Is Cheating on your Diet Making you Feel

Copyright (c) 2007 Leeann Simons

The next time I hear someone say “I was bad” when referring to cheating on their diet, I just may have to shoot them. I meet successful people all the time — people who have achieved great things in business, sports, academics, you name it. I bet I could live very comfortably off just the taxes that some of these people pay!! Do they consider themselves successful? Are they happy with their lives? Generally speaking, yes, they do. But there is one area in which they consider themselves to be failures — and they would trade in their success any day to attain just this one goal: to lose weight.

Last week, one of my clients came into my office, head down, staring at the floor as if she were ashamed. She was ashamed. We exchanged our hellos, and I asked how she was doing. She looked sheepishly up at me and said, “I was bad.” I looked at her and heard myself ask, “Did you rob a bank?” “No,” she replied. “Did you shoot someone?” Again: “No.” So I asked her what possibly could have happened to make her so upset, and she said, “I ate three pieces of birthday cake at my daughter’s party.”

Why is it that people place judgment on themselves based on their eating behaviors? It’s maddening! Someone considers themselves a “bad” or “good” person according to what they have eaten? Doesn’t it sound crazy? Don’t you think someone is good or bad based on, well, whether they’ve robbed a bank? Abused their child? Voted for the other candidate?

Yet we measure our worthiness based on our eating behavior. Let’s stop this craziness, and put our relationship with food into perspective. It is just one of the many relationships we have in our lives. Relationships wax and wane-we’re not always happy with how the relationship is going, but the healthy ones last.

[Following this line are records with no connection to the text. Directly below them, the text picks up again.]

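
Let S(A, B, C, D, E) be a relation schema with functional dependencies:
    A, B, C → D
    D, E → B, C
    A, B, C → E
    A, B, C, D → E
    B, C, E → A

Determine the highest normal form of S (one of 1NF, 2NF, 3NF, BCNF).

Candidate keys: {A, B, C}, {B, C, E}, {D, E}. Prime attributes: {A, B, C, D, E}.
Each dependency's left side is a superkey — BCNF holds.

BCNF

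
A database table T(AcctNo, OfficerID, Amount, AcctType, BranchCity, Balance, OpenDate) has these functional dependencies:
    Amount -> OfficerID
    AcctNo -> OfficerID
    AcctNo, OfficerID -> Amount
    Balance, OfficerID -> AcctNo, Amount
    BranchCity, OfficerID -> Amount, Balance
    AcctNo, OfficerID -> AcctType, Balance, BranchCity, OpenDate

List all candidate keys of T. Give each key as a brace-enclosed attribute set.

{AcctNo}, {Amount, Balance}, {Amount, BranchCity}, {Balance, OfficerID}, {BranchCity, OfficerID}

{AcctNo}⁺ = {AcctNo, AcctType, Amount, Balance, BranchCity, OfficerID, OpenDate}, which is every attribute, so {AcctNo} is a candidate key.
{Amount, Balance}⁺ = {AcctNo, AcctType, Amount, Balance, BranchCity, OfficerID, OpenDate}, which is every attribute, so {Amount, Balance} is a candidate key.
{Amount, BranchCity}⁺ = {AcctNo, AcctType, Amount, Balance, BranchCity, OfficerID, OpenDate}, which is every attribute, so {Amount, BranchCity} is a candidate key.
{Balance, OfficerID}⁺ = {AcctNo, AcctType, Amount, Balance, BranchCity, OfficerID, OpenDate}, which is every attribute, so {Balance, OfficerID} is a candidate key.
{BranchCity, OfficerID}⁺ = {AcctNo, AcctType, Amount, Balance, BranchCity, OfficerID, OpenDate}, which is every attribute, so {BranchCity, OfficerID} is a candidate key.
Any other superkey properly contains one of these, so there are no further candidate keys.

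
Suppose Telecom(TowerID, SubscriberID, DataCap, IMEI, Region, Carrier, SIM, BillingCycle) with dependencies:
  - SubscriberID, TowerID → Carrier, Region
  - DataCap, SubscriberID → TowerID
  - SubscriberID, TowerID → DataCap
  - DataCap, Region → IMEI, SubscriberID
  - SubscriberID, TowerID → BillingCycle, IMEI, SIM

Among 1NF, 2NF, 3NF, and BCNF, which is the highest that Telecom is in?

Candidate keys: {DataCap, Region}, {DataCap, SubscriberID}, {SubscriberID, TowerID}. Prime attributes: {DataCap, Region, SubscriberID, TowerID}.
Every FD has a superkey on the left, so the relation is in BCNF.

BCNF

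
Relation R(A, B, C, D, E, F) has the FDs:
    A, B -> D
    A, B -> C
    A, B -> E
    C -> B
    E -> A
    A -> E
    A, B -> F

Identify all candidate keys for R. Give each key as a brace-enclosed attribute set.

{A, B} is a candidate key since {A, B}⁺ = {A, B, C, D, E, F} covers every attribute.
{A, C} is a candidate key since {A, C}⁺ = {A, B, C, D, E, F} covers every attribute.
{B, E} is a candidate key since {B, E}⁺ = {A, B, C, D, E, F} covers every attribute.
{C, E} is a candidate key since {C, E}⁺ = {A, B, C, D, E, F} covers every attribute.
These are minimal and exhaustive — every other superkey contains one of them.

{A, B}, {A, C}, {B, E}, {C, E}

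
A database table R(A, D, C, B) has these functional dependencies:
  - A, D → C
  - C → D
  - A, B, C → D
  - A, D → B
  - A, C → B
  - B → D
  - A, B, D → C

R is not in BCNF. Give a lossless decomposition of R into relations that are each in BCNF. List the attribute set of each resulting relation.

{A, B, C}; {C, D}

Candidate keys of the original relation: {A, B}, {A, C}, {A, D}.
In {A, B, C, D}, {C} is not a superkey ({C}⁺ restricted to this set is {C, D}), so split on C → D into {C, D} and {A, B, C}.
{C, D}: every determinant is a superkey — BCNF.
{A, B, C}: every determinant is a superkey — BCNF.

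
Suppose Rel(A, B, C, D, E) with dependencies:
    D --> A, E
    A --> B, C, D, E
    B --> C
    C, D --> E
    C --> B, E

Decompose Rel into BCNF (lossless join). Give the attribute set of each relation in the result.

Candidate keys of the original relation: {A}, {D}.
In {A, B, C, D, E}, {B} is not a superkey ({B}⁺ restricted to this set is {B, C, E}), so split on B --> C, E into {B, C, E} and {A, B, D}.
{B, C, E}: every determinant is a superkey — BCNF.
{A, B, D}: every determinant is a superkey — BCNF.

{A, B, D}; {B, C, E}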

Let’s save the label of “bad behavior” for when we really shoot someone.

Becoming “at peace with food” is a journey that involves developing a new relationship with food. Instead of being marked by frustration and disappointment, by fear and competition between you and the food you eat, food will take its place as one of the many activities in your life, along with family, friends, working and being active. And, like these other activities, it should be pleasurable.

In order to be at peace with food, you need to learn about yourself and why you have the relationship you do with the food you eat. As with most relationships, your relationship with food was developed over time, and for that reason, will take time to change.